Pytiriasis lichenoides (PL) is a spectrum of uncommon inflammatory conditions with considerable clinical overlap. These disorders seem to affect equally both sexes and are more prevalent in children and young adults.1,2 Besides pytiriasis lichenoide chronica (PLC), the most common presentation,3 PL also encompasses pityriasis lichenoides et varioliformis acuta (PLEVA) and febrile ulceronecrotic Mucha-Habermann disease (FUMHD). PLEVA has a more acute onset than PLC, can be accompanied by systemic symptoms and presents with erythematous scaly papules that can develop central vesicopustules and hemorrhagic crusts, with subsequent varioliform scars4; FUMHD has exuberant systemic symptoms and progresses rapidly to necrotic lesions, ulcers, and blisters, with a higher mortality rate.5
In recent years, there have been several reported cases of PL developing after vaccination. Here, we present a case of PLC that followed the influenza vaccine, and a revision of cases of PL associated with vaccination.
A 66-year-old man with a past medical history of type 2 diabetes and hypertension presented to our Dermatology Department with a pruriginous rash that had started three days after he was vaccinated against the influenza virus. The lesions first appeared on the forearms and later spread to the trunk and lower limbs.
The patient worked as a patient care technician at a hospital, there was no history of recent infection or any other illness, and there were no other newly introduced systemic or topical drugs other than the vaccine.
Clinical examination revealed multiple discrete erythematous papules with a fine silvery scale, located on the extensor aspects of the upper limbs, trunk and anterior aspect of the thighs (Fig. 1). The remaining physical examination was unremarkable.
A punch biopsy of an abdominal papule was obtained and histopathological examination revealed hydropic degeneration of the basal cell layer, pityriasiform spongiosis, lymphocyte exocytosis, and isolated apoptotic keratinocytes. The corneal layer showed parakeratosis and neutrophiles (Fig. 2).
A diagnosis of PLC was made and the patient was treated with topical betamethasone dipropionate b.i.d., and a six-week course of doxycycline 100mg id. There was gradual improvement of established lesions and no recurrence after one-year of follow-up.
We have found 17 published cases of PL developing after vaccination. Most patients were male, aged under 40 years, with an average time between inoculation and the beginning of symptoms of 10 days. While PLEVA was the most commonly reported diagnosis, PLC was found in four cases. These findings can be found in Supplementary Table 1.

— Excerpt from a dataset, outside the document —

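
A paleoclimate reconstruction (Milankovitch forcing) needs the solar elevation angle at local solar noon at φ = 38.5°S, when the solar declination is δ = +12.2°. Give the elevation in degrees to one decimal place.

At local noon the hour angle is zero, so the zenith angle equals |φ − δ| = |-38.5° − (+12.200°)| = 50.700°.
Elevation = 90° − 50.700° = 39.3°.

39.3°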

Local injection site reactions are the most commonly reported cutaneous adverse effects of the influenza vaccine, but there are reports of other reactions such as lichen planus6 and cutaneous leukocytoclastic vasculitis7 developing after this immunization. In this review, we identified only a case of PLEVA associated with the influenza vaccine.8
The pathophysiology of PL is incompletely understood. It is regarded by some authors as an inflammatory response to a wide range of external agents, such as infectious agents (Epstein–Barr and the human immunodeficiency virus for example)2,3 in PLEVA, and drugs (chemotherapy agents, hormonal therapy)8 in PLC. Other pathophysiologic explanations for PLC include T-cell dyscrasia (as progression to mycosis fungoides has been reported) and immune complex mediated hypersensitivity vasculitis.3
We believe this clinical case is related to the influenza vaccine due to temporal association between the vaccination and the symptoms, lack of other identifiable initiating factors, and lack of recurrence during follow-up.
Regarding treatment, it is noteworthy that clinical trials are lacking, making, sometimes, PL management a clinical challenge. Topical corticosteroids are often the first-line therapy, but complete responses are rare. Systemic antibiotics (erythromycin, doxycycline, minocycline, azithromycin) have a higher response rate and are usually well-tolerated.3,5,8 Various modalities of UV phototherapy have been used with good clinical response, being narrow-band UVB the most used due to its relative safety.5
In those cases where PLC seems to be associated with vaccination, we believe that the decision to receive further inoculations (when applicable) should be individualized, taking in consideration the risks associated with disease recurrence and the benefits of immunization. In this particular case, the patient repeated the inoculation the following year given his age, past medical history and occupation. There was no recurrence or other adverse effects.
We believe this case is of interest as PL following vaccination is relatively uncommon, and there is only one other reported case associated with the influenza vaccine. Follow-up for over one year and after a second immunization is also significant, since lack of published data of recurrence after a booster makes the decision of a new inoculation difficult.
Conflict of interestThe authors declare they have no conflict of interest.